Tudo indica que há maioria no Tribunal a favor da medida, mas está em aberto a posição do ministro Fux, que assumirá o plantão do Supremo de 19 a 29 de janeiro e analisará contestações (a nova lei entra em vigor no dia 23).

Nesse contexto, cresce a probabilidade de que Fux tente pressionar os demais ministros, ainda que indiretamente, buscando apoio da opinião pública e de grupos parlamentares contra o Juiz de Garantias. Por outro lado, parcela favorável ao projeto (6 dos 11 membros da Corte) tentará consolidar percepção de que o tema já está decidido.
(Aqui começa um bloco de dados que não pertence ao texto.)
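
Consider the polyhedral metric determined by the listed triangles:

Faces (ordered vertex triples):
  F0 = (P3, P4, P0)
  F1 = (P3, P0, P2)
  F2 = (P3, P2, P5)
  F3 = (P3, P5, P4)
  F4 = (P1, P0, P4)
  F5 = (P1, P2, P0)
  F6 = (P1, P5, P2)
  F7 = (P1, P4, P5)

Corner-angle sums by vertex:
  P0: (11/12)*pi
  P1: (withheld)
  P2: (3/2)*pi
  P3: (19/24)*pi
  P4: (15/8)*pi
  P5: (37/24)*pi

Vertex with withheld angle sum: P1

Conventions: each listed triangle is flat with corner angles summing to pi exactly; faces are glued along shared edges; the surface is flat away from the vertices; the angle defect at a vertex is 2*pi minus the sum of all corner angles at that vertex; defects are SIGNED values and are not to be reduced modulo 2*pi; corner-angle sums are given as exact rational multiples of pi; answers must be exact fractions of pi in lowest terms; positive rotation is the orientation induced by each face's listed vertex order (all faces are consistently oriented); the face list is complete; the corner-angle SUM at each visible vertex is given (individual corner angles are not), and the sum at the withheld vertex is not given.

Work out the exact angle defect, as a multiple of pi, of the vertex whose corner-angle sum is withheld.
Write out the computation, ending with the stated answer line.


V = 6, E = 12, F = 8; chi = V - E + F = 2
Gauss-Bonnet: total defect = 2*pi*chi = 4*pi; visible defects sum to (27/8)*pi

Answer: defect(P1) = (5/8)*pi


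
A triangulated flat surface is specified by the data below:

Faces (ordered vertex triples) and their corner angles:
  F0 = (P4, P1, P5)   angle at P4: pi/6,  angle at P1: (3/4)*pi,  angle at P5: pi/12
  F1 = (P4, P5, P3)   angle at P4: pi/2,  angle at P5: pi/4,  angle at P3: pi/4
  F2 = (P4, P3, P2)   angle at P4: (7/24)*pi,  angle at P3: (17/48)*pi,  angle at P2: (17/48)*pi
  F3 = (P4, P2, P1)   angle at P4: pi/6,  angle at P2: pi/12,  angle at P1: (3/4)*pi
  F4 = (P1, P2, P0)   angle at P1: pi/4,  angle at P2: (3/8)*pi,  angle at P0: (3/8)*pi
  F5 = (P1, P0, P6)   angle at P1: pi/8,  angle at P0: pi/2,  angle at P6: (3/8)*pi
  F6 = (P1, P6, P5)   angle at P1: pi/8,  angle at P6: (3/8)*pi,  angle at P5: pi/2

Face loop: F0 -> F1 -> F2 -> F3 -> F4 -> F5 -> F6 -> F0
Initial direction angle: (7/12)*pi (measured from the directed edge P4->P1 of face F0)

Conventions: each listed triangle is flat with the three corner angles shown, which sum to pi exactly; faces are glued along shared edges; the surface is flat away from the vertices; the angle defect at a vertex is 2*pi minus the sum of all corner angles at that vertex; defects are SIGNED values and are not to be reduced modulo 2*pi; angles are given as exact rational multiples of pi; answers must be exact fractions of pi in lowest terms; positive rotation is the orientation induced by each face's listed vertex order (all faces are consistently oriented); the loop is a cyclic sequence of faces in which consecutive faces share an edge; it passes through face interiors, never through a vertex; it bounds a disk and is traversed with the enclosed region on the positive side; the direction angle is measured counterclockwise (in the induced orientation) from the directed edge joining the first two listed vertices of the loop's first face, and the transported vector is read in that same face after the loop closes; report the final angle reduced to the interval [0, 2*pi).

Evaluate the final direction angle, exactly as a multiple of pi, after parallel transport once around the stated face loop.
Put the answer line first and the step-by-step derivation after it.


Answer: final direction angle = (35/24)*pi

enclosed vertex P1: corner angles sum to 2*pi, defect = 2*pi - 2*pi = 0
enclosed vertex P4: corner angles sum to (9/8)*pi, defect = 2*pi - (9/8)*pi = (7/8)*pi
summing the enclosed defects onto the initial angle, mod 2*pi in the induced orientation:
final angle = (7/12)*pi + (7/8)*pi = (35/24)*pi (mod 2*pi)


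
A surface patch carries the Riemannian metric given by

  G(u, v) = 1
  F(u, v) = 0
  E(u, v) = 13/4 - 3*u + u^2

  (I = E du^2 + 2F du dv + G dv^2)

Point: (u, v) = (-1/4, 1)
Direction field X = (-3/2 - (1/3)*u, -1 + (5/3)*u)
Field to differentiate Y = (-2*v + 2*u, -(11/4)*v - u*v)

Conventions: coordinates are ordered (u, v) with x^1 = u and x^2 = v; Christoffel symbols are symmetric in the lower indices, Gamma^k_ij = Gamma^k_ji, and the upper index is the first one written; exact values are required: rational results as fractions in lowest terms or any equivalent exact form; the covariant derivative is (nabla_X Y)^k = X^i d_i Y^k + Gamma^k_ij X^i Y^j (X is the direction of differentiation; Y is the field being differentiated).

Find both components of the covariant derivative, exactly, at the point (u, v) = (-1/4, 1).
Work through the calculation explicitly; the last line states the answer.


E = 65/16, F = 0, G = 1 at the point
E_u = -7/2, E_v = 0, F_u = 0, F_v = 0, G_u = 0, G_v = 0
EG - F^2 = 65/16;  g^inv = (16/65) * [[1, 0], [0, 65/16]]
first-kind symbols [ij,l] = (1/2)(d_i g_jl + d_j g_il - d_l g_ij): [uu,u] = E_u/2 = -7/4, [uu,v] = F_u - E_v/2 = 0, [uv,u] = E_v/2 = 0, [uv,v] = G_u/2 = 0, [vv,u] = F_v - G_u/2 = 0, [vv,v] = G_v/2 = 0
Gamma^u_ij = (G*[ij,u] - F*[ij,v])/(EG - F^2), Gamma^v_ij = (E*[ij,v] - F*[ij,u])/(EG - F^2)
Gamma_uuu = -28/65, Gamma_uuv = 0, Gamma_uvv = 0, Gamma_vuu = 0, Gamma_vuv = 0, Gamma_vvv = 0
X = (-17/12, -17/12), Y = (-5/2, -5/2) at the point

Answer: (nabla_X Y)^u = -119/78, (nabla_X Y)^v = 119/24


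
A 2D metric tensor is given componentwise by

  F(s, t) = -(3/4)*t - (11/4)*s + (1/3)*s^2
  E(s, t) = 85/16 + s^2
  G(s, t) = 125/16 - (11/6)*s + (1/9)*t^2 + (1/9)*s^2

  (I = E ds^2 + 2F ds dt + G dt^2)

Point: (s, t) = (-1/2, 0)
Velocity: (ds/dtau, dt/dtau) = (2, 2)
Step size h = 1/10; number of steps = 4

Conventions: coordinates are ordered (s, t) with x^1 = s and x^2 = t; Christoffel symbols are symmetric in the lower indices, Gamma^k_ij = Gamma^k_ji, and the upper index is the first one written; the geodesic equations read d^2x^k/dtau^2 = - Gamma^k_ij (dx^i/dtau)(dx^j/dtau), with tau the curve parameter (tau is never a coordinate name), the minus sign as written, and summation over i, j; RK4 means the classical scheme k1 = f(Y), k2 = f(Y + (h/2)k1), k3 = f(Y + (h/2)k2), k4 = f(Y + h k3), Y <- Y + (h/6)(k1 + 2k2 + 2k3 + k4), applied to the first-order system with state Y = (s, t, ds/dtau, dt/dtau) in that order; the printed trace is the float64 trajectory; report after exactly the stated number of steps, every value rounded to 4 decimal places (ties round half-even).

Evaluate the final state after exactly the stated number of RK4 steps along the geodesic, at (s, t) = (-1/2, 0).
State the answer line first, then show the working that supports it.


Answer: s = 0.2829, t = 0.9915, ds/dtau = 1.9627, dt/dtau = 2.9757

f(Y) = (ds/dtau, dt/dtau, -Gamma^s_ij Y'^i Y'^j, -Gamma^t_ij Y'^i Y'^j) with the Gammas evaluated at the stage position; h = 0.100000; intermediate values shown to 6 dp
step 0: s = -0.5000, t = 0.0000, ds/dtau = 2.0000, dt/dtau = 2.0000
step 1:
  k1: at (s, t) = (-0.500000, 0.000000), (ds/dtau, dt/dtau) = (2.000000, 2.000000); Gamma_sss = 0.002534, Gamma_sst = 0.030436, Gamma_stt = 0.041774, Gamma_tss = -0.352524, Gamma_tst = -0.116092, Gamma_ttt = -0.006957; k1 = (2.000000, 2.000000, -0.420721, 2.366655)
  k2: at (s, t) = (-0.400000, 0.100000), (ds/dtau, dt/dtau) = (1.978964, 2.118333); Gamma_sss = -0.003783, Gamma_sst = 0.022675, Gamma_stt = 0.039296, Gamma_tss = -0.351744, Gamma_tst = -0.115072, Gamma_ttt = -0.003650; k2 = (1.978964, 2.118333, -0.351626, 2.358703)
  k3: at (s, t) = (-0.401052, 0.105917), (ds/dtau, dt/dtau) = (1.982419, 2.117935); Gamma_sss = -0.004064, Gamma_sst = 0.022640, Gamma_stt = 0.039294, Gamma_tss = -0.351702, Gamma_tst = -0.115049, Gamma_ttt = -0.003567; k3 = (1.982419, 2.117935, -0.350400, 2.364281)
  k4: at (s, t) = (-0.301758, 0.211794), (ds/dtau, dt/dtau) = (1.964960, 2.236428); Gamma_sss = -0.010251, Gamma_sst = 0.014877, Gamma_stt = 0.037087, Gamma_tss = -0.351276, Gamma_tst = -0.114622, Gamma_ttt = -0.000296; k4 = (1.964960, 2.236428, -0.276670, 2.365193)
  Y <- Y + (h/6)(k1 + 2k2 + 2k3 + k4): s = -0.3019, t = 0.2118, ds/dtau = 1.9650, dt/dtau = 2.2363
step 2:
  k1: at (s, t) = (-0.301871, 0.211816), (ds/dtau, dt/dtau) = (1.964976, 2.236297); Gamma_sss = -0.010252, Gamma_sst = 0.014884, Gamma_stt = 0.037089, Gamma_tss = -0.351276, Gamma_tst = -0.114622, Gamma_ttt = -0.000297; k1 = (1.964976, 2.236297, -0.276707, 2.365165)
  k2: at (s, t) = (-0.203622, 0.323631), (ds/dtau, dt/dtau) = (1.951141, 2.354555); Gamma_sss = -0.016317, Gamma_sst = 0.007099, Gamma_stt = 0.035172, Gamma_tss = -0.351174, Gamma_tst = -0.114806, Gamma_ttt = 0.002964; k2 = (1.951141, 2.354555, -0.198098, 2.375316)
  k3: at (s, t) = (-0.204314, 0.329544), (ds/dtau, dt/dtau) = (1.955071, 2.355063); Gamma_sss = -0.016607, Gamma_sst = 0.007045, Gamma_stt = 0.035180, Gamma_tss = -0.351149, Gamma_tst = -0.114787, Gamma_ttt = 0.003054; k3 = (1.955071, 2.355063, -0.196520, 2.382287)
  k4: at (s, t) = (-0.106364, 0.447322), (ds/dtau, dt/dtau) = (1.945324, 2.474526); Gamma_sss = -0.022567, Gamma_sst = -0.000852, Gamma_stt = 0.033573, Gamma_tss = -0.351363, Gamma_tst = -0.115617, Gamma_ttt = 0.006353; k4 = (1.945324, 2.474526, -0.111973, 2.403861)
  Y <- Y + (h/6)(k1 + 2k2 + 2k3 + k4): s = -0.1065, t = 0.4473, ds/dtau = 1.9453, dt/dtau = 2.4744
step 3:
  k1: at (s, t) = (-0.106493, 0.447317), (ds/dtau, dt/dtau) = (1.945344, 2.474367); Gamma_sss = -0.022567, Gamma_sst = -0.000844, Gamma_stt = 0.033575, Gamma_tss = -0.351362, Gamma_tst = -0.115615, Gamma_ttt = 0.006351; k1 = (1.945344, 2.474367, -0.112035, 2.403825)
  k2: at (s, t) = (-0.009225, 0.571035), (ds/dtau, dt/dtau) = (1.939742, 2.594559); Gamma_sss = -0.028420, Gamma_sst = -0.008882, Gamma_stt = 0.032302, Gamma_tss = -0.351859, Gamma_tst = -0.117126, Gamma_ttt = 0.009721; k2 = (1.939742, 2.594559, -0.021114, 2.437399)
  k3: at (s, t) = (-0.009505, 0.577045), (ds/dtau, dt/dtau) = (1.944288, 2.596237); Gamma_sss = -0.028719, Gamma_sst = -0.008964, Gamma_stt = 0.032322, Gamma_tss = -0.351854, Gamma_tst = -0.117119, Gamma_ttt = 0.009821; k3 = (1.944288, 2.596237, -0.018804, 2.446299)
  k4: at (s, t) = (0.087936, 0.706941), (ds/dtau, dt/dtau) = (1.943464, 2.718997); Gamma_sss = -0.034470, Gamma_sst = -0.017266, Gamma_stt = 0.031418, Gamma_tss = -0.352623, Gamma_tst = -0.119385, Gamma_ttt = 0.013327; k4 = (1.943464, 2.718997, 0.080406, 2.495072)
  Y <- Y + (h/6)(k1 + 2k2 + 2k3 + k4): s = 0.0878, t = 0.7069, ds/dtau = 1.9435, dt/dtau = 2.7188
step 4:
  k1: at (s, t) = (0.087789, 0.706900), (ds/dtau, dt/dtau) = (1.943486, 2.718806); Gamma_sss = -0.034470, Gamma_sst = -0.017256, Gamma_stt = 0.031420, Gamma_tss = -0.352621, Gamma_tst = -0.119381, Gamma_ttt = 0.013325; k1 = (1.943486, 2.718806, 0.080308, 2.495016)
  k2: at (s, t) = (0.184963, 0.842840), (ds/dtau, dt/dtau) = (1.947502, 2.843556); Gamma_sss = -0.040100, Gamma_sst = -0.025867, Gamma_stt = 0.030922, Gamma_tss = -0.353617, Gamma_tst = -0.122461, Gamma_ttt = 0.017016; k2 = (1.947502, 2.843556, 0.188554, 2.559935)
  k3: at (s, t) = (0.185164, 0.849077), (ds/dtau, dt/dtau) = (1.952914, 2.846802); Gamma_sss = -0.040410, Gamma_sst = -0.025990, Gamma_stt = 0.030959, Gamma_tss = -0.353636, Gamma_tst = -0.122481, Gamma_ttt = 0.017132; k3 = (1.952914, 2.846802, 0.192208, 2.571756)
  k4: at (s, t) = (0.283080, 0.991580), (ds/dtau, dt/dtau) = (1.962707, 2.975981); Gamma_sss = -0.045907, Gamma_sst = -0.035084, Gamma_stt = 0.030926, Gamma_tss = -0.354836, Gamma_tst = -0.126514, Gamma_ttt = 0.021105; k4 = (1.962707, 2.975981, 0.312792, 2.657920)
  Y <- Y + (h/6)(k1 + 2k2 + 2k3 + k4): s = 0.2829, t = 0.9915, ds/dtau = 1.9627, dt/dtau = 2.9757


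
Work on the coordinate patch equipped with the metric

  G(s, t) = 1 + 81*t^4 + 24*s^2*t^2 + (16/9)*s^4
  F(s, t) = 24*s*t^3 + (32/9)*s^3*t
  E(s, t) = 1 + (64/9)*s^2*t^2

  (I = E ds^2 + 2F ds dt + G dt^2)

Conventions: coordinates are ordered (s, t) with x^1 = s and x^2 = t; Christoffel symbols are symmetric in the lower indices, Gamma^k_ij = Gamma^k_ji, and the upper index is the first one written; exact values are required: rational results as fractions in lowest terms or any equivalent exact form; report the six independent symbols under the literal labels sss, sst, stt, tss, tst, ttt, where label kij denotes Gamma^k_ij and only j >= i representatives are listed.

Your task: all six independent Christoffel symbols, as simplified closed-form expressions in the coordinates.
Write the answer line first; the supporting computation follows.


Answer: Gamma_sss = 64*s*t^2/(16*s^4 + 280*s^2*t^2 + 729*t^4 + 9), Gamma_sst = 64*s^2*t/(16*s^4 + 280*s^2*t^2 + 729*t^4 + 9), Gamma_stt = 432*s*t^2/(16*s^4 + 280*s^2*t^2 + 729*t^4 + 9), Gamma_tss = (32*s^2*t + 216*t^3)/(16*s^4 + 280*s^2*t^2 + 729*t^4 + 9), Gamma_tst = (32*s^3 + 216*s*t^2)/(16*s^4 + 280*s^2*t^2 + 729*t^4 + 9), Gamma_ttt = (216*s^2*t + 1458*t^3)/(16*s^4 + 280*s^2*t^2 + 729*t^4 + 9)

E = 1 + (64/9)*s^2*t^2; F = 24*s*t^3 + (32/9)*s^3*t; G = 1 + 81*t^4 + 24*s^2*t^2 + (16/9)*s^4
Gamma^k_ij = (1/2) g^{kl} (d_i g_jl + d_j g_il - d_l g_ij), with g^inv = (1/(EG-F^2)) [[G, -F], [-F, E]]
first partials: E_s = (128/9)*s*t^2, E_t = (128/9)*s^2*t, F_s = 24*t^3 + (32/3)*s^2*t, F_t = 72*s*t^2 + (32/9)*s^3, G_s = 48*s*t^2 + (64/9)*s^3, G_t = 324*t^3 + 48*s^2*t
D = EG - F^2 = 1 + 81*t^4 + (280/9)*s^2*t^2 + (16/9)*s^4
expanded: Gamma^s_ss = (G E_s - 2F F_s + F E_t)/(2D), Gamma^s_st = (G E_t - F G_s)/(2D), Gamma^s_tt = (2G F_t - G G_s - F G_t)/(2D), Gamma^t_ss = (2E F_s - E E_t - F E_s)/(2D), Gamma^t_st = (E G_s - F E_t)/(2D), Gamma^t_tt = (E G_t - 2F F_t + F G_s)/(2D); substitute and cancel common factors


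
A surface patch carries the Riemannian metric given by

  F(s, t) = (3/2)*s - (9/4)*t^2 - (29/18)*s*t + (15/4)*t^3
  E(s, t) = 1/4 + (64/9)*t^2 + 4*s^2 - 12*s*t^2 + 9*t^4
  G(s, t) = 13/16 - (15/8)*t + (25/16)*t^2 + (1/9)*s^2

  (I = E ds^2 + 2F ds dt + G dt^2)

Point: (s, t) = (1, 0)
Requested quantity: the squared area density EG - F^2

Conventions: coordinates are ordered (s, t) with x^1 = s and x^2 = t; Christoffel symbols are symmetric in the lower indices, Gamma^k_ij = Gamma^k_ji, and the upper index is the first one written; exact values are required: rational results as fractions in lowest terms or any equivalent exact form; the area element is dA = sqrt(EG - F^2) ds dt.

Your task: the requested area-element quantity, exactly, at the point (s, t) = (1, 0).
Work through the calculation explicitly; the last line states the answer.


E = 17/4, F = 3/2, G = 133/144; EG - F^2 = 965/576

Answer: EG - F^2 = 965/576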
A se observar, amanhã, como evolui o noticiário que, até o momento, não gerou mobilização suficiente para reverter a iniciativa, mesmo com amplo espaço para críticas de diversas associações e representantes do Judiciário.

As relações com o Irã ainda em aberto

Desdobramentos da crise internacional gerada após ação militar norte-americana que levou à morte do líder iraniano Qassin Suleimani, amanhã, ainda são incertos. Ganhou força ao longo do dia imagem de que o cenário caminha para maior estabilidade, com resultados positivos para o presidente Trump, ao menos no médio prazo. Mas notícia de que dois mísseis atingiram zona verde de Bagdá, a 100 metros da Embaixada dos EUA, reabrirão especulações. De uma forma ou de outra, para o Brasil algumas questões se manterão em foco:

1) A evolução de relações com o Irã. Ainda paira no ar a possibilidade de retaliação comercial (o país é um importante parceiro do agronegócio nacional, com destaque para produtos como milho e soja) frente ao apoio brasileiro aos EUA.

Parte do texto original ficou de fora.